Bluebook shut down by Yale: Brothers Peter Xu and Harry Yu disappointed

(HLNtv.com) -- "Hi! We're brothers!

"We attend an Ivy League school. We just created an amazing website for our fellow students. But our idea has being taken away from us! And the school is shutting us down!"

-- The Winklevoss twins (right?)

Wrong.

It's happened again; this time about two hours south of Cambridge, Massachusetts, where Facebook was born, on the campus of Harvard rival Yale.

Peter Xu and Harry Yu had created an online course catalog for fellow students to shop for classes with the benefit of sortable ratings and evaluations for both classes and professors. Over three semesters, 2,094 of Yale's roughly 5,000 undergrads used their site, called Yale BlueBook+. The name was a spin on Yale's official online course selection program, Yale BlueBook.

Students were again using the brothers' site last week to help select their classes when it suddenly went down. This wasn't a bug or some denial of service attack; it was Yale's administrators, who pulled the plug Monday.

According to the Yale Daily News, the brothers were approached last Wednesday by the university, which had several concerns about the student-run program. Chief among them were that it allowed non-undergrads to view course ratings, used "BlueBook" in its title, misappropriated the Yale name and logo, and was not hosted on a Yale server.

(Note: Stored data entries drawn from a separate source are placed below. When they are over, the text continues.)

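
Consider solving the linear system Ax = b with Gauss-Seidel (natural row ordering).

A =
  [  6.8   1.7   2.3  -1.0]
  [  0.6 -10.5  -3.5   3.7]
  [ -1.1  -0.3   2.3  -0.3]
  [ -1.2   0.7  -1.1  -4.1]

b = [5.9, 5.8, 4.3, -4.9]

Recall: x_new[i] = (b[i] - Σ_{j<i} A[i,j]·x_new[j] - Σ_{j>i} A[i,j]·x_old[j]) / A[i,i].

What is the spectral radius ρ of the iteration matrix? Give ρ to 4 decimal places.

0.4739

Split A = D + L + U, D = diag(6.8, -10.5, 2.3, -4.1).
T_GS = -(D+L)⁻¹U: row 0 first, T[0,1] = -(1.7)/(6.8) = -0.2500; later rows by forward substitution.
  T[0,:] = [+0.0000, -0.2500, -0.3382, +0.1471]
  T[1,:] = [+0.0000, -0.0143, -0.3527, +0.3608]
  T[2,:] = [+0.0000, -0.1214, -0.2078, +0.2478]
  T[3,:] = [+0.0000, +0.1033, +0.0945, -0.0479]
moduli |λ_i(T)| = 0.4739, 0.1626, 0.0413, 0.0000.
ρ = 0.4739; 0.4739 < 1, so it converges for any x₀.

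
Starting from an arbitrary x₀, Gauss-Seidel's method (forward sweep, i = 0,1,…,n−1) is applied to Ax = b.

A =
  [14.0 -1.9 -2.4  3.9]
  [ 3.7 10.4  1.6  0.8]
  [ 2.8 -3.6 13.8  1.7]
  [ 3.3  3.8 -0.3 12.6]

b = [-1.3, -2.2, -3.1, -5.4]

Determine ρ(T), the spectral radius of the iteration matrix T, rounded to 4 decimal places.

0.1678

A = D + L + U where D = diag(14, 10.4, 13.8, 12.6).
T_GS = -(D+L)⁻¹U: row 0 first, T[0,2] = -(-2.4)/(14) = +0.1714; later rows by forward substitution.
  T[0,:] = [+0.0000  +0.1357  +0.1714  -0.2786]
  T[1,:] = [+0.0000  -0.0483  -0.2148  +0.0222]
  T[2,:] = [+0.0000  -0.0401  -0.0908  -0.0609]
  T[3,:] = [+0.0000  -0.0219  +0.0177  +0.0648]
|roots of det(T-λI)|: 0.1678, 0.0634, 0.0634, 0.0000.
ρ = 0.1678; 0.1678 < 1: convergent.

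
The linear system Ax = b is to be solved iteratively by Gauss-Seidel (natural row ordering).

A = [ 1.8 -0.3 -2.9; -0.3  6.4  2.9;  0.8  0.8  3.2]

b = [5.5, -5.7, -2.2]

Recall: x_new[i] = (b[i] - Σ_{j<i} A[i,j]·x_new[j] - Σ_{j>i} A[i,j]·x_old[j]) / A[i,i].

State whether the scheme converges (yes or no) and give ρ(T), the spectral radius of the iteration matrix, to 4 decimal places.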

In a meeting Friday with University Registrar Gabriel Olszewski, Xu and Yu say they were told to shut down the site. They first tried to address the school's concerns, though, by removing "Yale" and "BlueBook" from the site, renaming it CourseTable and removing the option to sort classes by rating.

Yu says they submitted the new plans to school officials but never heard back from them before the site went dark Monday. Olszewski has not responded to requests for comment by either the Yale Daily News or The Washington Post.

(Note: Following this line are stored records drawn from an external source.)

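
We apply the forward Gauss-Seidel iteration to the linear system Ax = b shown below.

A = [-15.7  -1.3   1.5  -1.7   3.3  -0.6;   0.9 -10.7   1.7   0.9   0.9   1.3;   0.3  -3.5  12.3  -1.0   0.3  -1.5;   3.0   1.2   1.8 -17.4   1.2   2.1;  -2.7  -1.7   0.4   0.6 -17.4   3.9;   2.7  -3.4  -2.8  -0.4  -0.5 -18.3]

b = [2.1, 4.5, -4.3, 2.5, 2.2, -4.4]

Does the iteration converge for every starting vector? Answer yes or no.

yes

Let D = diag(-15.7, -10.7, 12.3, -17.4, -17.4, -18.3); L, U the strict triangles.
GS T = -(D+L)⁻¹U: row 0 first, T[0,2] = -(1.5)/(-15.7) = +0.0955; later rows by forward substitution.
  T[0,:] = [+0.0000 -0.0828 +0.0955 -0.1083 +0.2102 -0.0382]
  T[1,:] = [+0.0000 -0.0070 +0.1669 +0.0750 +0.1018 +0.1183]
  T[2,:] = [+0.0000 +0.0000 +0.0452 +0.1053 -0.0006 +0.1565]
  T[3,:] = [+0.0000 -0.0148 +0.0327 -0.0026 +0.1122 +0.1385]
  T[4,:] = [+0.0000 +0.0130 -0.0290 +0.0118 -0.0387 +0.2269]
  T[5,:] = [+0.0000 -0.0110 -0.0237 -0.0463 +0.0108 -0.0608]
|λ(T)| sorted: 0.1547, 0.1290, 0.1290, 0.0308, 0.0308, 0.0000.
ρ(T) = max|λ| = 0.1547; 0.1547 < 1 ⇒ converges.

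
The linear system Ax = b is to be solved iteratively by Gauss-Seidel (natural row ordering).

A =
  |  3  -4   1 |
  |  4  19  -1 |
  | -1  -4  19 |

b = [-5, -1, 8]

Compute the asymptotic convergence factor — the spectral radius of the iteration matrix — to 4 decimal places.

Write A = D+L+U with D = diag(3, 19, 19).
T_GS = -(D+L)⁻¹U: row 0 first, T[0,1] = -(-4)/(3) = +1.3333; later rows by forward substitution.
  T[0,:] = [+0.0000  +1.3333  -0.3333]
  T[1,:] = [+0.0000  -0.2807  +0.1228]
  T[2,:] = [+0.0000  +0.0111  +0.0083]
moduli |λ_i(T)| = 0.2853, 0.0129, 0.0000.
ρ = 0.2853; 0.2853 < 1, so it converges for any x₀.

0.2853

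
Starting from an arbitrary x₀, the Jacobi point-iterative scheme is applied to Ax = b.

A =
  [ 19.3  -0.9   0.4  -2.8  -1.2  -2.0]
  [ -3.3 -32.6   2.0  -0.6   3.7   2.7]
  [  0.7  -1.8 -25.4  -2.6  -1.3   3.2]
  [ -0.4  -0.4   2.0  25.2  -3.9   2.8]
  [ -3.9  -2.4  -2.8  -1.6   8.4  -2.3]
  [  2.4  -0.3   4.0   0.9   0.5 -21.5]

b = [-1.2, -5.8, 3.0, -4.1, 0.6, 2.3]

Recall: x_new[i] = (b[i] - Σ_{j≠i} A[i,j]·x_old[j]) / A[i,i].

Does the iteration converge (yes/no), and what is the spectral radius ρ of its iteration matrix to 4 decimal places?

Write A = D+L+U with D = diag(19.3, -32.6, -25.4, 25.2, 8.4, -21.5).
T_J = -D⁻¹(L+U): T[2,1] = -(-1.8)/(-25.4) = -0.0709; T[2,2] = 0.
  T[0,:] = [+0.0000, +0.0466, -0.0207, +0.1451, +0.0622, +0.1036]
  T[1,:] = [-0.1012, +0.0000, +0.0613, -0.0184, +0.1135, +0.0828]
  T[2,:] = [+0.0276, -0.0709, +0.0000, -0.1024, -0.0512, +0.1260]
  T[3,:] = [+0.0159, +0.0159, -0.0794, +0.0000, +0.1548, -0.1111]
  T[4,:] = [+0.4643, +0.2857, +0.3333, +0.1905, +0.0000, +0.2738]
  T[5,:] = [+0.1116, -0.0140, +0.1860, +0.0419, +0.0233, +0.0000]
|eigenvalues of T|: 0.3320, 0.2428, 0.1850, 0.1850, 0.1574, 0.1574.
ρ(T) = max|λ| = 0.3320; 0.3320 < 1, so it converges for any x₀.

yes, ρ = 0.3320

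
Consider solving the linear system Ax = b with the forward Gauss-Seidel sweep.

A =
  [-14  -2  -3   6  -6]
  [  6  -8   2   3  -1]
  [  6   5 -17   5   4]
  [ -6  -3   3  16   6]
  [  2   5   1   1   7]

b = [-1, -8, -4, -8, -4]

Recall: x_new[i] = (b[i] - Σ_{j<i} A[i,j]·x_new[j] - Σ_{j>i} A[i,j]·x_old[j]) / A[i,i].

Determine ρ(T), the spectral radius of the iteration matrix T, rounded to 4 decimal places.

0.9202

Let D = diag(-14, -8, -17, 16, 7); L, U the strict triangles.
T_GS = -(D+L)⁻¹U: row 0 first, T[0,4] = -(-6)/(-14) = -0.4286; later rows by forward substitution.
  T[0,:] = [+0.0000 -0.1429 -0.2143 +0.4286 -0.4286]
  T[1,:] = [+0.0000 -0.1071 +0.0893 +0.6964 -0.4464]
  T[2,:] = [+0.0000 -0.0819 -0.0494 +0.6502 -0.0473]
  T[3,:] = [+0.0000 -0.0583 -0.0544 +0.1694 -0.6106]
  T[4,:] = [+0.0000 +0.1374 +0.0123 -0.7370 +0.5353]
|λ(T)| sorted: 0.9202, 0.2686, 0.1368, 0.0333, 0.0000.
spectral radius ρ = 0.9202; 0.9202 < 1, so it converges for any x₀.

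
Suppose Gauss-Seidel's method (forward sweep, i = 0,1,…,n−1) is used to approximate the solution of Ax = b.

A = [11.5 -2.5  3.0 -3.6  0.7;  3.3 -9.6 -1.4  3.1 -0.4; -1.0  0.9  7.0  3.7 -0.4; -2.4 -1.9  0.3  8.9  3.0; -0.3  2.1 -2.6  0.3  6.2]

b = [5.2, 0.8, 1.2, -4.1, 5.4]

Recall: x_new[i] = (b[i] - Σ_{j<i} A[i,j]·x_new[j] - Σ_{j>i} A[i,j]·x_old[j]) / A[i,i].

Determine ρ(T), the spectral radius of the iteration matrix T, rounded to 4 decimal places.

0.6531

Diagonal D = diag(11.5, -9.6, 7, 8.9, 6.2); L, U strict lower/upper.
GS T = -(D+L)⁻¹U: row 0 first, T[0,1] = -(-2.5)/(11.5) = +0.2174; later rows by forward substitution.
  T[0,:] = [+0.0000  +0.2174  -0.2609  +0.3130  -0.0609]
  T[1,:] = [+0.0000  +0.0747  -0.2355  +0.4305  -0.0626]
  T[2,:] = [+0.0000  +0.0214  -0.0070  -0.5392  +0.0565]
  T[3,:] = [+0.0000  +0.0739  -0.1204  +0.1945  -0.3688]
  T[4,:] = [+0.0000  -0.0094  +0.0700  -0.3662  +0.0598]
|roots of det(T-λI)|: 0.6531, 0.2778, 0.0737, 0.0204, 0.0000.
ρ(T) = max|λ| = 0.6531; 0.6531 < 1: convergent.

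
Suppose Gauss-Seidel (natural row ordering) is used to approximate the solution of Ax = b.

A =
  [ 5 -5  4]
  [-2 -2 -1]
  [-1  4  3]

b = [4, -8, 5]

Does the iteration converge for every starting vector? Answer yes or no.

Let D = diag(5, -2, 3); L, U the strict triangles.
GS T = -(D+L)⁻¹U: row 0 first, T[0,1] = -(-5)/(5) = +1.0000; later rows by forward substitution.
  T[0,:] = [+0.0000, +1.0000, -0.8000]
  T[1,:] = [+0.0000, -1.0000, +0.3000]
  T[2,:] = [+0.0000, +1.6667, -0.6667]
|eigenvalues of T|: 1.5598, 0.1069, 0.0000.
ρ(T) = max|λ| = 1.5598; 1.5598 > 1 ⇒ diverges.

no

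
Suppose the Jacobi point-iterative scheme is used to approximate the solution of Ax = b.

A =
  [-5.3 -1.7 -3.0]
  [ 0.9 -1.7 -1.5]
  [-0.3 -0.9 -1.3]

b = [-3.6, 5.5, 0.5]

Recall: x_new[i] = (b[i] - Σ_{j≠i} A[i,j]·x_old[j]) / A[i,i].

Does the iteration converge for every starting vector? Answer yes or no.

yes

Split A = D + L + U, D = diag(-5.3, -1.7, -1.3).
Jacobi: T = -D⁻¹(L+U), T[1,2] = -(-1.5)/(-1.7) = -0.8824; T[1,1] = 0.
  T[0,:] = [+0.0000, -0.3208, -0.5660]
  T[1,:] = [+0.5294, +0.0000, -0.8824]
  T[2,:] = [-0.2308, -0.6923, +0.0000]
|roots of det(T-λI)|: 0.8586, 0.5662, 0.2924.
ρ = 0.8586; 0.8586 < 1 ⇒ converges.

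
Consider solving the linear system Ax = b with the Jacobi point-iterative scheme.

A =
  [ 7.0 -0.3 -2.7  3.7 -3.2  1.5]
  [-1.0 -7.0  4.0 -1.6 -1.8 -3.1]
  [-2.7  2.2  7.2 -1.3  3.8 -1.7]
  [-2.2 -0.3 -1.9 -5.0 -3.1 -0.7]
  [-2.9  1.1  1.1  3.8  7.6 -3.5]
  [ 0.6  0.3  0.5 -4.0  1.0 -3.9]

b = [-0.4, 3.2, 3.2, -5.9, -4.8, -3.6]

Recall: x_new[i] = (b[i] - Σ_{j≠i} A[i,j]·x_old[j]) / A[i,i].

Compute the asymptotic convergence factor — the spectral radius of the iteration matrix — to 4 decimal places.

1.1534

Diagonal D = diag(7, -7, 7.2, -5, 7.6, -3.9); L, U strict lower/upper.
T_J = -D⁻¹(L+U): T[5,3] = -(-4)/(-3.9) = -1.0256; T[5,5] = 0.
  T[0,:] = [+0.0000  +0.0429  +0.3857  -0.5286  +0.4571  -0.2143]
  T[1,:] = [-0.1429  +0.0000  +0.5714  -0.2286  -0.2571  -0.4429]
  T[2,:] = [+0.3750  -0.3056  +0.0000  +0.1806  -0.5278  +0.2361]
  T[3,:] = [-0.4400  -0.0600  -0.3800  +0.0000  -0.6200  -0.1400]
  T[4,:] = [+0.3816  -0.1447  -0.1447  -0.5000  +0.0000  +0.4605]
  T[5,:] = [+0.1538  +0.0769  +0.1282  -1.0256  +0.2564  +0.0000]
|roots of det(T-λI)|: 1.1534, 0.6745, 0.6745, 0.3085, 0.3085, 0.1353.
spectral radius ρ = 1.1534; 1.1534 > 1: divergent.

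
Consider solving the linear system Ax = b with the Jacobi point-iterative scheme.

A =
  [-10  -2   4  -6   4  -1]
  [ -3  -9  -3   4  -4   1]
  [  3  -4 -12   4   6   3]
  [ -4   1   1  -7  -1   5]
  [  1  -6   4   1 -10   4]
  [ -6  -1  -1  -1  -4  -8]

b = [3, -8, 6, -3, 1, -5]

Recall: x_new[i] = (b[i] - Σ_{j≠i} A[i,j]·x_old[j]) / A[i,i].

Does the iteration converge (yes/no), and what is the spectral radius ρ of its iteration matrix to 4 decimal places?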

However, the Post did receive a statement from Yale College Dean Mary Miller that said, "Yale's policy on free expression and free speech entitles no one to appropriate a Yale resource and use it as their own."

Xu and Yu say the shutdown cut students off from the worksheets they'd created on BlueBook+ to help plan their semester's classes. The pair eventually e-mailed copies of those documents to every user.

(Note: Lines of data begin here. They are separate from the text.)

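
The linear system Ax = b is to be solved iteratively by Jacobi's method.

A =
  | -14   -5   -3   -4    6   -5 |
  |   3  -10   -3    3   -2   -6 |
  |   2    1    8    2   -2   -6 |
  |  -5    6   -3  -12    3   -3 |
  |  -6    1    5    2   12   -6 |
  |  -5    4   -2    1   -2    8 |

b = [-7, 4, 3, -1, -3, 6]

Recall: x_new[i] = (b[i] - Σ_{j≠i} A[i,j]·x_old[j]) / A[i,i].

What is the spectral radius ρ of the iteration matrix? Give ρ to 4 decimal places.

Diagonal D = diag(-14, -10, 8, -12, 12, 8); L, U strict lower/upper.
Jacobi: T = -D⁻¹(L+U), T[3,2] = -(-3)/(-12) = -0.2500; T[3,3] = 0.
  T[0,:] = [+0.0000  -0.3571  -0.2143  -0.2857  +0.4286  -0.3571]
  T[1,:] = [+0.3000  +0.0000  -0.3000  +0.3000  -0.2000  -0.6000]
  T[2,:] = [-0.2500  -0.1250  +0.0000  -0.2500  +0.2500  +0.7500]
  T[3,:] = [-0.4167  +0.5000  -0.2500  +0.0000  +0.2500  -0.2500]
  T[4,:] = [+0.5000  -0.0833  -0.4167  -0.1667  +0.0000  +0.5000]
  T[5,:] = [+0.6250  -0.5000  +0.2500  -0.1250  +0.2500  +0.0000]
moduli |λ_i(T)| = 1.1226, 0.8307, 0.8307, 0.3830, 0.3830, 0.2235.
ρ(T) = max|λ| = 1.1226; 1.1226 > 1: divergent.

1.1226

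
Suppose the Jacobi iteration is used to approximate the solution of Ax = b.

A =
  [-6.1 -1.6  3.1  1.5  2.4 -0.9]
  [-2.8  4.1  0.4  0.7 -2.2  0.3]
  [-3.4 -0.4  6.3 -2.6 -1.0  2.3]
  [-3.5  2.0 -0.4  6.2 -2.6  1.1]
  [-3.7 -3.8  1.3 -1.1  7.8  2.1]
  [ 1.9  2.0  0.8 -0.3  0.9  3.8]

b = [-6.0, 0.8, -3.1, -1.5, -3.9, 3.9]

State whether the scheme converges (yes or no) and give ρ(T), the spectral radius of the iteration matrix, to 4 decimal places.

Diagonal D = diag(-6.1, 4.1, 6.3, 6.2, 7.8, 3.8); L, U strict lower/upper.
T_J = -D⁻¹(L+U): T[1,4] = -(-2.2)/(4.1) = +0.5366; T[1,1] = 0.
  T[0,:] = [+0.0000 -0.2623 +0.5082 +0.2459 +0.3934 -0.1475]
  T[1,:] = [+0.6829 +0.0000 -0.0976 -0.1707 +0.5366 -0.0732]
  T[2,:] = [+0.5397 +0.0635 +0.0000 +0.4127 +0.1587 -0.3651]
  T[3,:] = [+0.5645 -0.3226 +0.0645 +0.0000 +0.4194 -0.1774]
  T[4,:] = [+0.4744 +0.4872 -0.1667 +0.1410 +0.0000 -0.2692]
  T[5,:] = [-0.5000 -0.5263 -0.2105 +0.0789 -0.2368 +0.0000]
moduli |λ_i(T)| = 1.1767, 0.6274, 0.6274, 0.2891, 0.1694, 0.1694.
ρ(T) = max|λ| = 1.1767; 1.1767 > 1, so it fails to converge.

no, ρ = 1.1767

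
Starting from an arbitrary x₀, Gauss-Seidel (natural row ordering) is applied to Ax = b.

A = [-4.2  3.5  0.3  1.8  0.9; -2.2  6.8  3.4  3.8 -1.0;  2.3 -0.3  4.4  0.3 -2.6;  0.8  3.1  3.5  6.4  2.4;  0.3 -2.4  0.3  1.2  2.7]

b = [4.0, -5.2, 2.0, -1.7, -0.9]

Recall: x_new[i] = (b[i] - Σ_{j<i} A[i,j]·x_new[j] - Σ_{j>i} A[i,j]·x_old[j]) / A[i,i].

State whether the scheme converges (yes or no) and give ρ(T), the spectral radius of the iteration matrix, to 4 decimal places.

yes, ρ = 0.8654

Write A = D+L+U with D = diag(-4.2, 6.8, 4.4, 6.4, 2.7).
T_GS = -(D+L)⁻¹U: row 0 first, T[0,1] = -(3.5)/(-4.2) = +0.8333; later rows by forward substitution.
  T[0,:] = [+0.0000  +0.8333  +0.0714  +0.4286  +0.2143]
  T[1,:] = [+0.0000  +0.2696  -0.4769  -0.4202  +0.2164]
  T[2,:] = [+0.0000  -0.4172  -0.0699  -0.3209  +0.4936]
  T[3,:] = [+0.0000  -0.0066  +0.2603  +0.3254  -0.7766]
  T[4,:] = [+0.0000  +0.1963  -0.5398  -0.5301  +0.4588]
|λ(T)| sorted: 0.8654, 0.4079, 0.3005, 0.0112, 0.0000.
ρ = 0.8654; 0.8654 < 1 ⇒ converges.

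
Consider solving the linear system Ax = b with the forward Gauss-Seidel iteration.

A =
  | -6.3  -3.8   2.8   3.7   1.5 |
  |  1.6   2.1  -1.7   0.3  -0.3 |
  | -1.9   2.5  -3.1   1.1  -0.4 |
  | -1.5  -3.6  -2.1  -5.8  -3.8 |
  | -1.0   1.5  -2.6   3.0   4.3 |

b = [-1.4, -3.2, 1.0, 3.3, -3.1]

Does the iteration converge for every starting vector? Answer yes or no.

no

A = D + L + U where D = diag(-6.3, 2.1, -3.1, -5.8, 4.3).
T_GS = -(D+L)⁻¹U: row 0 first, T[0,2] = -(2.8)/(-6.3) = +0.4444; later rows by forward substitution.
  T[0,:] = [+0.0000, -0.6032, +0.4444, +0.5873, +0.2381]
  T[1,:] = [+0.0000, +0.4596, +0.4709, -0.5903, -0.0385]
  T[2,:] = [+0.0000, +0.7403, +0.1074, -0.4812, -0.3060]
  T[3,:] = [+0.0000, -0.3973, -0.4461, +0.3887, -0.5820]
  T[4,:] = [+0.0000, +0.4242, +0.3152, -0.2197, +0.2898]
|λ(T)| sorted: 1.4556, 0.2893, 0.2504, 0.2504, 0.0000.
ρ(T) = max|λ| = 1.4556; 1.4556 > 1: divergent.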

On the Yale Daily News website, many readers criticized the administration's decision, with an emerging theme that the school chose to stifle innovation rather than work on a compromise with the brothers.

"Can you believe we pay/paid $50,000 per year to have course reviews intentionally obstructed?" read one comment. "Also, after this incident they might as well put a sign for tour groups next to the Nathan Hale statue that says 'LIKE COMPUTERS? GO TO STANFORD.' "

Speaking with The Post, Yu admits to being "disappointed." But in an online petition to reinstate Yale BlueBook+, the brothers say that "Yale as a whole does not try to stifle innovation."